Cut Copy Urges You to 'Free Your Mind'

For their fourth LP, the Aussie danceniks go off the grid

cut copy in the studio, free your mind
Cut Copy in the studio
WRITTEN BY
Harley Brown

A few months into making his band's new album, Free Your Mind, Cut Copy frontman Dan Whitford had an epiphany. His band was working with a batch of songs he had been writing at the rate of one-a-day, the lot of them split evenly between bombastically blissed-out dance tracks and guitar-based, shoegaze-informed psychedelia. "Do we have two records here?" Whitford remembers wondering, just before realizing they weren't all that different. "It was united by a slightly hippie vibe, a freedom and a euphoria," he says. Later, it dawned on him that a similar mindset linked the two "Summers of Love": 1967's Beat-inspired reaction to the Vietnam War and the rise of rave in Britain at the close of the 1980s.

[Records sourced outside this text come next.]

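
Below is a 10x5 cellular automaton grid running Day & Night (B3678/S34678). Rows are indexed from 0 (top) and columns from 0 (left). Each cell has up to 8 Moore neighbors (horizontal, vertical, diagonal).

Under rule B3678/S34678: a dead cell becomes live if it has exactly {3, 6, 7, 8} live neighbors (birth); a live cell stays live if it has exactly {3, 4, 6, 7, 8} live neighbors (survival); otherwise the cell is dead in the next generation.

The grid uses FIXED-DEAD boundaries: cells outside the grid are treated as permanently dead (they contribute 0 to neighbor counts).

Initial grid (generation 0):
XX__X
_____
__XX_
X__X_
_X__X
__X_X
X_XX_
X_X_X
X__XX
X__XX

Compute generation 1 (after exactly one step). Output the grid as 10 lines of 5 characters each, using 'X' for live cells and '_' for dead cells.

Simulating step by step:
Generation 0 (given above): 23 live cells
Generation 1: 17 live cells
(generation 1 grid is the final answer)

Answer: _____
_XXX_
_____
_X_XX
__X__
__X__
__X_X
__XXX
__X_X
___XX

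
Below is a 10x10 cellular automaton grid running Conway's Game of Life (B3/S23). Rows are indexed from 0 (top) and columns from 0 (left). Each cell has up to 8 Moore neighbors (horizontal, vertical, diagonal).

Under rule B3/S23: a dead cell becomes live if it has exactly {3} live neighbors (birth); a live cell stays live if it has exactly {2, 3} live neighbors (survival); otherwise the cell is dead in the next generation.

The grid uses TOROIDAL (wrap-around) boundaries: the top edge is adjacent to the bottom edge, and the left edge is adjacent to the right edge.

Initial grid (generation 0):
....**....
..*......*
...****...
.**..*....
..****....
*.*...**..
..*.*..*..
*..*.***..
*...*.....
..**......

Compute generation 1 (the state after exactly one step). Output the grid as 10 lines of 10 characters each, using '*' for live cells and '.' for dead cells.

Answer: ..*.*.....
......*...
.*.****...
.*........
....**....
..*...**..
..*.*...*.
.*.*.***..
.**.***...
...*.*....

Derivation:
Simulating step by step:
Generation 0 (given above): 31 live cells
Generation 1: 29 live cells
(generation 1 grid is the final answer)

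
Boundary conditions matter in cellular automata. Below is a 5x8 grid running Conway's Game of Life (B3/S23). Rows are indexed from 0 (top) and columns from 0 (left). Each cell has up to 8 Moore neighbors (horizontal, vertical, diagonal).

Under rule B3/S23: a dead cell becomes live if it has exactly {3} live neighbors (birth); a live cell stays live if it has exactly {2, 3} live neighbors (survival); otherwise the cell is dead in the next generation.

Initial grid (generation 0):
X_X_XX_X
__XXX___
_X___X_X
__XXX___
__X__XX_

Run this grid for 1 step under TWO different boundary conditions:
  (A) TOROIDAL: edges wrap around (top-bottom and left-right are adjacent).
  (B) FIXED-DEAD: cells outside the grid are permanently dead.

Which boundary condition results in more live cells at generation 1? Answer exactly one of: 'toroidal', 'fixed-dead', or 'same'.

Under TOROIDAL boundary, generation 1:
__X____X
__X____X
_X___X__
_XXXX___
__X___XX
Population = 13

Under FIXED-DEAD boundary, generation 1:
_XX_XX__
__X_____
_X___X__
_XXXX___
__X_XX__
Population = 14

Comparison: toroidal=13, fixed-dead=14 -> fixed-dead

Answer: fixed-dead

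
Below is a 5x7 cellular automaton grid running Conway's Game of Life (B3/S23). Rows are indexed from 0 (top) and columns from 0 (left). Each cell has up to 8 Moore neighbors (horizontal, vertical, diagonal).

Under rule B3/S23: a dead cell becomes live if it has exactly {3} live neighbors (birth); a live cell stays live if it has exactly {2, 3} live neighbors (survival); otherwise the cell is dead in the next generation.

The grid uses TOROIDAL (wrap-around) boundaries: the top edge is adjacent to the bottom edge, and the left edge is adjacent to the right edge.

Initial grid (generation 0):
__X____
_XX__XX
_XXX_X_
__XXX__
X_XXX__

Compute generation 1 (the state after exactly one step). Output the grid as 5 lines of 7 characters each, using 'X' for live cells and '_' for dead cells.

Answer: X___XXX
X___XXX
X____XX
_____X_
____X__

Derivation:
Simulating step by step:
Generation 0 (given above): 16 live cells
Generation 1: 13 live cells
(generation 1 grid is the final answer)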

The latter in particular resonated a great deal with Whitford, who had just rediscovered the underground dance scene in Cut Copy's home of Melbourne, after 18 months spent touring in support of their last record, 2011's Zonoscope. "I got this real sense of tribes and little subcultures within dance music," he says. While spinning for one of these communities at a bi-monthly dance night, he adds, "I just felt so many vibes." He started digging into formative house music from Detroit, Chicago, and the U.K. – A Guy Called Gerald, the Orb, the KLF – and the bands they influenced, like Primal Scream and the Happy Mondays. "Coming out of [Margaret] Thatcherism, it opened up in people's eyes this positive time," he says. "Big dance parties, and the way DJs would mix records: It's a blueprint for modern dance music."

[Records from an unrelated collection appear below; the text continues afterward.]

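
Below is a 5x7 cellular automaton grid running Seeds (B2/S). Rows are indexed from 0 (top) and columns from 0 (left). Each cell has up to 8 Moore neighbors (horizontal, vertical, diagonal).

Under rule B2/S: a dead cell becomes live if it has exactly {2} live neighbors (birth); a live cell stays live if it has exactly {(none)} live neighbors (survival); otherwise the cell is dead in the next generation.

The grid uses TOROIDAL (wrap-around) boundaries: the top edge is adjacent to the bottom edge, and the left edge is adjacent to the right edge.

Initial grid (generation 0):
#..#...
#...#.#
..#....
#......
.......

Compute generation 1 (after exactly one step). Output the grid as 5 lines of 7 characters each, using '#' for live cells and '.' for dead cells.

Simulating step by step:
Generation 0 (given above): 7 live cells
Generation 1: 11 live cells
(generation 1 grid is the final answer)

Answer: .#..##.
..#..#.
...#.#.
.#.....
##....#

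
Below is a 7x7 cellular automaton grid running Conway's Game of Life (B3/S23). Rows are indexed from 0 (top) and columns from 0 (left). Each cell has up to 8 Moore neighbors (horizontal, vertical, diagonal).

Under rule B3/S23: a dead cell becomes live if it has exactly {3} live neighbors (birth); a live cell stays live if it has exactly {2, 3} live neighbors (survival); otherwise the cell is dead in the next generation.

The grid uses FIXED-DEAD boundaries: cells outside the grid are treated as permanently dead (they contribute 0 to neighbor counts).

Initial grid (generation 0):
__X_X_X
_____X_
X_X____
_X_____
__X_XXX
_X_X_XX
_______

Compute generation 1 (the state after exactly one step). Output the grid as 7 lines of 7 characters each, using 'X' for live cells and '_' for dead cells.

Simulating step by step:
Generation 0 (given above): 15 live cells
Generation 1: 17 live cells
(generation 1 grid is the final answer)

Answer: _____X_
_X_X_X_
_X_____
_XXX_X_
_XXXX_X
__XX__X
_______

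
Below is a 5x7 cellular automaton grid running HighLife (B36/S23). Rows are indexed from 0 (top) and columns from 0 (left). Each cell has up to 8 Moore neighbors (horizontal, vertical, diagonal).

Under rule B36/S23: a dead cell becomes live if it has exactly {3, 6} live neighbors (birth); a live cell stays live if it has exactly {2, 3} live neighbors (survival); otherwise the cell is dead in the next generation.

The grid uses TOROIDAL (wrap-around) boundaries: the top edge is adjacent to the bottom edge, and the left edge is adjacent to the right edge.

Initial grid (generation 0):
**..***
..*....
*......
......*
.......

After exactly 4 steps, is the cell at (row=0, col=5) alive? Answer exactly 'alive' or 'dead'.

Simulating step by step:
Generation 0 (given above): 8 live cells
Generation 1: 5 live cells
**...**
.....*.
.......
.......
.......
Generation 2: 7 live cells
*....**
*....*.
.......
.......
*.....*
Generation 3: 6 live cells
.*...*.
*....*.
.......
.......
*....*.
Generation 4: 6 live cells
**..**.
......*
.......
.......
......*

Cell (0,5) at generation 4: 1 -> alive

Answer: alive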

Once everything came together, Cut Copy decided to work with producer Dave Fridmann, who's worked with musicians both trippy (Neon Indian) and trippier (Flaming Lips). They flew halfway around the world to Fridmann's studio in upstate New York, which wasn't so far removed from the abandoned warehouses and secluded fields where British promoters threw unlicensed raves some 20 years ago. Except this time there were local hunters' dogs "trained to hunt things running along the road," so when Whitford went jogging, as he likes to do, Fridmann told him to bring a rock to throw just in case. Despite the threat of being mauled, Whitford says those few weeks, which he also spent cooking communal meals for everyone, made for a memorable recording experience.

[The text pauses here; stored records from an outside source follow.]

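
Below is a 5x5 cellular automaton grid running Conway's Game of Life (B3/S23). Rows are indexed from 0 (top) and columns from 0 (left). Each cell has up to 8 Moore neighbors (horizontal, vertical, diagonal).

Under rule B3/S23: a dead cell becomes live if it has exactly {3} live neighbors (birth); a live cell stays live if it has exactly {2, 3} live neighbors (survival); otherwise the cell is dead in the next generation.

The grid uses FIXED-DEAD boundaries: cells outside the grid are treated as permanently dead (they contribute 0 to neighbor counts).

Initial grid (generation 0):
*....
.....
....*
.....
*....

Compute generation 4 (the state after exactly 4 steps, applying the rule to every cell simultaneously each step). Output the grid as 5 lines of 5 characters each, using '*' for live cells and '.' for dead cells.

Answer: .....
.....
.....
.....
.....

Derivation:
Simulating step by step:
Generation 0 (given above): 3 live cells
Generation 1: 0 live cells
.....
.....
.....
.....
.....
Generation 2: 0 live cells
.....
.....
.....
.....
.....
Generation 3: 0 live cells
.....
.....
.....
.....
.....
Generation 4: 0 live cells
(generation 4 grid is the final answer)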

Back in the real world and wary of instantly forgettable Soundcloud song premieres, Cut Copy took that process off the grid as well. Fans could only access their fourth LP's title track via smartphone while standing underneath "Free Your Mind" billboards in remote locations around the world. Copies of the next single, "Let Me Show You Love," were only available at Chicago's Pitchfork Music Festival, where the band pressed and monogrammed 120 twelve-inches on-site. "Everyone encounters music on the internet," Whitford says. "Making music available only through real-world scenarios seems a lot more interesting. If a few people complained that it wasn't delivered straight to their music box, that's missing the point." So, naysayers: Go dance in the fields already, think outside the music box, and get ready to free your mind.